A Woman to Know: Miep Gies

I did what any decent person would have done. — Miep Gies

(image via Wikimedia)


She kept Anne Frank and her family safe, for as long as she could. As a young woman in occupied Amsterdam, Miep volunteered to help her employer, Otto Frank, escape the Nazis. She and her husband, along with her parents and sister, worked together to keep the family's new home — the annex hidden behind a trick bookcase — a secret from Gestapo soldiers.

Eight people eventually lived in the annex, hidden away for 25 months. Miep brought them food, books and news of life outside the hiding place.
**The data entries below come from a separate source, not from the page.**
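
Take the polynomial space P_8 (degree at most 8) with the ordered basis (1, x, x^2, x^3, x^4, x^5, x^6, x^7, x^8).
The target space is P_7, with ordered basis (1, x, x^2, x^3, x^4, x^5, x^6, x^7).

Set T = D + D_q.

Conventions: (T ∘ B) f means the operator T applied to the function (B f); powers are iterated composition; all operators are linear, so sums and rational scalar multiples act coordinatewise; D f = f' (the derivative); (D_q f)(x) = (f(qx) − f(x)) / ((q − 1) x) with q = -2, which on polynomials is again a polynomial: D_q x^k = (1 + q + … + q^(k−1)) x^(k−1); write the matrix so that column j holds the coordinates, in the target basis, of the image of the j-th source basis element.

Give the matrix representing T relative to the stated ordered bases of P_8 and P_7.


image of 1: 0
image of x: 2
image of x^2: x
image of x^3: 6x^2
image of x^4: -x^3
image of x^5: 16x^4
image of x^6: -15x^5
image of x^7: 50x^6
image of x^8: -77x^7
each image's coordinates form column j of the matrix

the matrix is [[0, 2, 0, 0, 0, 0, 0, 0, 0]; [0, 0, 1, 0, 0, 0, 0, 0, 0]; [0, 0, 0, 6, 0, 0, 0, 0, 0]; [0, 0, 0, 0, -1, 0, 0, 0, 0]; [0, 0, 0, 0, 0, 16, 0, 0, 0]; [0, 0, 0, 0, 0, 0, -15, 0, 0]; [0, 0, 0, 0, 0, 0, 0, 50, 0]; [0, 0, 0, 0, 0, 0, 0, 0, -77]] (rows listed top to bottom)


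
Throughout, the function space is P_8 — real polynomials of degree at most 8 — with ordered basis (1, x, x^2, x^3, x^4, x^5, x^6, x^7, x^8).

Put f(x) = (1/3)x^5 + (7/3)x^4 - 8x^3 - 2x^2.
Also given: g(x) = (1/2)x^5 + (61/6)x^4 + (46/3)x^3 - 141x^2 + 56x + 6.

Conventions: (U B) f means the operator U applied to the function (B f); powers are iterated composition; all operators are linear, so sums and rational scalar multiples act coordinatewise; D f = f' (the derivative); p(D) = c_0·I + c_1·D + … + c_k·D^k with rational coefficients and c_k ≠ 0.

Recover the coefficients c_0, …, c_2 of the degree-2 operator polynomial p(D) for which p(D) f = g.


p(D) = (3/2)·I + 4·D − (3/2)·D^2, i.e. c_0 = 3/2, c_1 = 4, c_2 = -3/2

D^0 f = (1/3)x^5 + (7/3)x^4 - 8x^3 - 2x^2
D^1 f = (5/3)x^4 + (28/3)x^3 - 24x^2 - 4x
D^2 f = (20/3)x^3 + 28x^2 - 48x - 4
matching coefficients of g against c_0 f + c_1 Df + … from the top degree down determines the c_i
solution: c_0 = 3/2, c_1 = 4, c_2 = -3/2


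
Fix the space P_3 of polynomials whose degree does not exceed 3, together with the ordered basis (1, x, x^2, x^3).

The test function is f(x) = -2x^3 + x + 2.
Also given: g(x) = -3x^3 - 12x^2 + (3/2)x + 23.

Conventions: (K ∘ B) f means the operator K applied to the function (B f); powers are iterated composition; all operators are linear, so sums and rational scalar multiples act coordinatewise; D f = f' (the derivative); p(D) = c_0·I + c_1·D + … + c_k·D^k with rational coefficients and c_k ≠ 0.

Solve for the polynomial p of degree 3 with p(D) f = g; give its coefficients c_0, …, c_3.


p(D) = (3/2)·I + 2·D − (3/2)·D^3, i.e. c_0 = 3/2, c_1 = 2, c_2 = 0, c_3 = -3/2

D^0 f = -2x^3 + x + 2
D^1 f = -6x^2 + 1
D^2 f = -12x
D^3 f = -12
matching coefficients of g against c_0 f + c_1 Df + … from the top degree down determines the c_i
solution: c_0 = 3/2, c_1 = 2, c_2 = 0, c_3 = -3/2


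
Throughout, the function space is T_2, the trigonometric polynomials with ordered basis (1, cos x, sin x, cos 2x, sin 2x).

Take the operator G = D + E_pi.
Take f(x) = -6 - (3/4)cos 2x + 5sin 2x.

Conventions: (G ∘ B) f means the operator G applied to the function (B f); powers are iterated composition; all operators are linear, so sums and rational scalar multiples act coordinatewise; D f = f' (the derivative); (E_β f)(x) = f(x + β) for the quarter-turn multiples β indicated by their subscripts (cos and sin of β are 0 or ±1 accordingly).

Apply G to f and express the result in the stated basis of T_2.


D f = 10cos 2x + (3/2)sin 2x
E_pi f = -6 - (3/4)cos 2x + 5sin 2x
(D + E_pi) f = -6 + (37/4)cos 2x + (13/2)sin 2x

g(x) = -6 + (37/4)cos 2x + (13/2)sin 2x


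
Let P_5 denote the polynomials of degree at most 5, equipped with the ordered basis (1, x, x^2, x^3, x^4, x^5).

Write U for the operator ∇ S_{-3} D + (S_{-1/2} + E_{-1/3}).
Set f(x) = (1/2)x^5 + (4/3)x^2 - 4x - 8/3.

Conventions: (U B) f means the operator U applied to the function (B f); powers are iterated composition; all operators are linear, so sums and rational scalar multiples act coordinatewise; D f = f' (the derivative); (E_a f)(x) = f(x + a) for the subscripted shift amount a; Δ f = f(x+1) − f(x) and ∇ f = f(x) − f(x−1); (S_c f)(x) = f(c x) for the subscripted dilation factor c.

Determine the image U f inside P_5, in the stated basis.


D f = (5/2)x^4 + (8/3)x - 4
S_{-3} D f = (405/2)x^4 - 8x - 4
∇ S_{-3} D f = 810x^3 - 1215x^2 + 810x - 421/2
S_{-1/2} f = -(1/64)x^5 + (1/3)x^2 + 2x - 8/3
E_{-1/3} f = (1/2)x^5 - (5/6)x^4 + (5/9)x^3 + (31/27)x^2 - (787/162)x - 577/486
(S_{-1/2} + E_{-1/3}) f = (31/64)x^5 - (5/6)x^4 + (5/9)x^3 + (40/27)x^2 - (463/162)x - 1873/486
(∇ S_{-3} D + (S_{-1/2} + E_{-1/3})) f = (31/64)x^5 - (5/6)x^4 + (7295/9)x^3 - (32765/27)x^2 + (130757/162)x - 52088/243

the image equals g(x) = (31/64)x^5 - (5/6)x^4 + (7295/9)x^3 - (32765/27)x^2 + (130757/162)x - 52088/243


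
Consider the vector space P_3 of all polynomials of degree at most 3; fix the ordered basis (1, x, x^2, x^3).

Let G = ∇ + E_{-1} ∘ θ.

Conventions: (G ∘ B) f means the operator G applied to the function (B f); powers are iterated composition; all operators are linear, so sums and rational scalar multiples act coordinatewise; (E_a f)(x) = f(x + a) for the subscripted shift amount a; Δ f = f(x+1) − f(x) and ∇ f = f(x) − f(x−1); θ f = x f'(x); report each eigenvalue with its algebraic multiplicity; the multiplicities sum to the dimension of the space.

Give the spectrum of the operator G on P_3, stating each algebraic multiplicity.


λ = 0 (multiplicity 1), λ = 1 (multiplicity 1), λ = 2 (multiplicity 1), λ = 3 (multiplicity 1)

image of 1: 0
image of x: x
image of x^2: 2x^2 - 2x + 1
image of x^3: 3x^3 - 6x^2 + 6x - 2
the matrix is upper triangular; its diagonal is (0, 1, 2, 3)
for a triangular matrix the eigenvalues are the diagonal entries, with algebraic multiplicity their repetition count


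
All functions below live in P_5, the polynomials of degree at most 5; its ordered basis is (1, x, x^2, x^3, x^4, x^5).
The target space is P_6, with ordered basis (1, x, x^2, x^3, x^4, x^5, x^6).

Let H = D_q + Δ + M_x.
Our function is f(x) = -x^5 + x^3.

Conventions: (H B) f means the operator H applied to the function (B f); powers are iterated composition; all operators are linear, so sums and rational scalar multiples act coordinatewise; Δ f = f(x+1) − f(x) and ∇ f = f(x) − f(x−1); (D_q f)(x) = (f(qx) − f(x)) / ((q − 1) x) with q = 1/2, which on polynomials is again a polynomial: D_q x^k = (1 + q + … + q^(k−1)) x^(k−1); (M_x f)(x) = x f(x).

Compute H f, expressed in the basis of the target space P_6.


D_q f = -(31/16)x^4 + (7/4)x^2
Δ f = -5x^4 - 10x^3 - 7x^2 - 2x
M_x f = -x^6 + x^4
(D_q + Δ + M_x) f = -x^6 - (95/16)x^4 - 10x^3 - (21/4)x^2 - 2x

g(x) = -x^6 - (95/16)x^4 - 10x^3 - (21/4)x^2 - 2x


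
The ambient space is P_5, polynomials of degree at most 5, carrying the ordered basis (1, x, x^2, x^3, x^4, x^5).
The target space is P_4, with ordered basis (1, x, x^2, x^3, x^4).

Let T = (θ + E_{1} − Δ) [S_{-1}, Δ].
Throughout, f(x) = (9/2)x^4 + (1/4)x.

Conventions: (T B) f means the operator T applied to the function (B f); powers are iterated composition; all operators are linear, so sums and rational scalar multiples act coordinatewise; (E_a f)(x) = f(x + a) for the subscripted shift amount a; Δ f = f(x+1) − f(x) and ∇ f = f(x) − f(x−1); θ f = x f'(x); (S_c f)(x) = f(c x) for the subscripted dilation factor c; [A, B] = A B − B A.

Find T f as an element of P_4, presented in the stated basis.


Δ f = 18x^3 + 27x^2 + 18x + 19/4
S_{-1} Δ f = -18x^3 + 27x^2 - 18x + 19/4
S_{-1} f = (9/2)x^4 - (1/4)x
Δ S_{-1} f = 18x^3 + 27x^2 + 18x + 17/4
[S_{-1}, Δ] f = -36x^3 - 36x + 1/2
θ [S_{-1}, Δ] f = -108x^3 - 36x
E_{1} [S_{-1}, Δ] f = -36x^3 - 108x^2 - 144x - 143/2
Δ [S_{-1}, Δ] f = -108x^2 - 108x - 72
(-Δ) [S_{-1}, Δ] f = 108x^2 + 108x + 72
(θ + E_{1} − Δ) [S_{-1}, Δ] f = -144x^3 - 72x + 1/2

g(x) = -144x^3 - 72x + 1/2


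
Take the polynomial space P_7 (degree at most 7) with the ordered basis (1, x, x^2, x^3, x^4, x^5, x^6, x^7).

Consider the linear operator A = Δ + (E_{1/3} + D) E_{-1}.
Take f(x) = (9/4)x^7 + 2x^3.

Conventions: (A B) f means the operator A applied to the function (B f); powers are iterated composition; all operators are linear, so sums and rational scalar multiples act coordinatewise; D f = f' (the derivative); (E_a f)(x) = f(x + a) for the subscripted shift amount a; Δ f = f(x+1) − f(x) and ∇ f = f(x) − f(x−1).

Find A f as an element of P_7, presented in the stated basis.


the result is g(x) = (9/4)x^7 + 21x^6 - (105/4)x^5 + (875/3)x^4 - (7873/36)x^3 + (5135/18)x^2 - (26147/324)x + 6142/243

Δ f = (63/4)x^6 + (189/4)x^5 + (315/4)x^4 + (315/4)x^3 + (213/4)x^2 + (87/4)x + 17/4
E_{-1} f = (9/4)x^7 - (63/4)x^6 + (189/4)x^5 - (315/4)x^4 + (323/4)x^3 - (213/4)x^2 + (87/4)x - 17/4
E_{1/3} E_{-1} f = (9/4)x^7 - (21/2)x^6 + 21x^5 - (70/3)x^4 + (158/9)x^3 - (92/9)x^2 + (328/81)x - 176/243
D E_{-1} f = (63/4)x^6 - (189/2)x^5 + (945/4)x^4 - 315x^3 + (969/4)x^2 - (213/2)x + 87/4
(E_{1/3} + D) E_{-1} f = (9/4)x^7 + (21/4)x^6 - (147/2)x^5 + (2555/12)x^4 - (2677/9)x^3 + (8353/36)x^2 - (16597/162)x + 20437/972
(Δ + (E_{1/3} + D) E_{-1}) f = (9/4)x^7 + 21x^6 - (105/4)x^5 + (875/3)x^4 - (7873/36)x^3 + (5135/18)x^2 - (26147/324)x + 6142/243


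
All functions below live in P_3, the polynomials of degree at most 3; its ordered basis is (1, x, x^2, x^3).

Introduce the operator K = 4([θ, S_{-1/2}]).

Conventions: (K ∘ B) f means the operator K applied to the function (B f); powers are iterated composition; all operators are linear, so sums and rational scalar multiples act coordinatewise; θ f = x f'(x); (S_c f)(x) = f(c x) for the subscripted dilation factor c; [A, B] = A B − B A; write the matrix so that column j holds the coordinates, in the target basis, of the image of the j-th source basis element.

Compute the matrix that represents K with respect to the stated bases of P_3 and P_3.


image of 1: 0
image of x: 0
image of x^2: 0
image of x^3: 0
each image's coordinates form column j of the matrix

the matrix is [[0, 0, 0, 0]; [0, 0, 0, 0]; [0, 0, 0, 0]; [0, 0, 0, 0]] (rows listed top to bottom)


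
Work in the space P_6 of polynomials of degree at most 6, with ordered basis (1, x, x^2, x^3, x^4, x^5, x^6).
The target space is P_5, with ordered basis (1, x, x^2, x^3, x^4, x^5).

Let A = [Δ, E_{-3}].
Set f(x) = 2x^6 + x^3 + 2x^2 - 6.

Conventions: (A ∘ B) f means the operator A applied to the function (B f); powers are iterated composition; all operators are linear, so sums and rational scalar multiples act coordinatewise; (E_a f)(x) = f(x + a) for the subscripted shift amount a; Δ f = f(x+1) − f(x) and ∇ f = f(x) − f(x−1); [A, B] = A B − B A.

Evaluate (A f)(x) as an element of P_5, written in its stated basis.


the result is g(x) = 0

E_{-3} f = 2x^6 - 36x^5 + 270x^4 - 1079x^3 + 2423x^2 - 2901x + 1443
Δ E_{-3} f = 12x^5 - 150x^4 + 760x^3 - 1947x^2 + 2521x - 1321
Δ f = 12x^5 + 30x^4 + 40x^3 + 33x^2 + 19x + 5
E_{-3} Δ f = 12x^5 - 150x^4 + 760x^3 - 1947x^2 + 2521x - 1321
[Δ, E_{-3}] f = 0


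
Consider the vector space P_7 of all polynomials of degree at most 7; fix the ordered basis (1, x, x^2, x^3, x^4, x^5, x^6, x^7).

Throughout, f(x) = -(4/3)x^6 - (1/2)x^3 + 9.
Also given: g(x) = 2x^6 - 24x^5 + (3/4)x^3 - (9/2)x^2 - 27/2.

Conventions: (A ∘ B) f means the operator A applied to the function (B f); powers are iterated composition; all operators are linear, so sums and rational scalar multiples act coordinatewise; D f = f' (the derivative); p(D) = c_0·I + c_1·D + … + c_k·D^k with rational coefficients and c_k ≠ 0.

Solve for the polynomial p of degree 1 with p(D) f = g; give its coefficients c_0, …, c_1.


D^0 f = -(4/3)x^6 - (1/2)x^3 + 9
D^1 f = -8x^5 - (3/2)x^2
matching coefficients of g against c_0 f + c_1 Df + … from the top degree down determines the c_i
solution: c_0 = -3/2, c_1 = 3

c_0 = -3/2, c_1 = 3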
Anne even wrote of her in the famous diary: "We are never far from Miep's thoughts."

On Aug. 4, 1944, someone (still unknown to this day) betrayed the Frank family and alerted the Gestapo to the hiding place. Soldiers barged in and confronted Miep, who was then working at the front desk. They raided the annex and shipped the eight Jews to concentration camps. Miep was unexpectedly spared — when she recognized the soldier's Viennese accent, she told him they were from the same hometown, and he decided to let her go. Miep tried to bribe him to spare the lives of the Franks and the other captives, to no avail.

Revisiting the annex, she found Anne's diary. Years later, she gave it to Anne's father, Otto, the only member of his family to survive the camps. He gave it to the world.

The annex building is now a museum, and Anne's diary is required reading in schools around the world. Miep continued to visit the annex every August 4, in remembrance of the raid that destroyed the Franks' dreams of surviving. She would tour the museum with visitors and speak to audiences about her experience in the war. She died in 2010, just a month before her 101st birthday.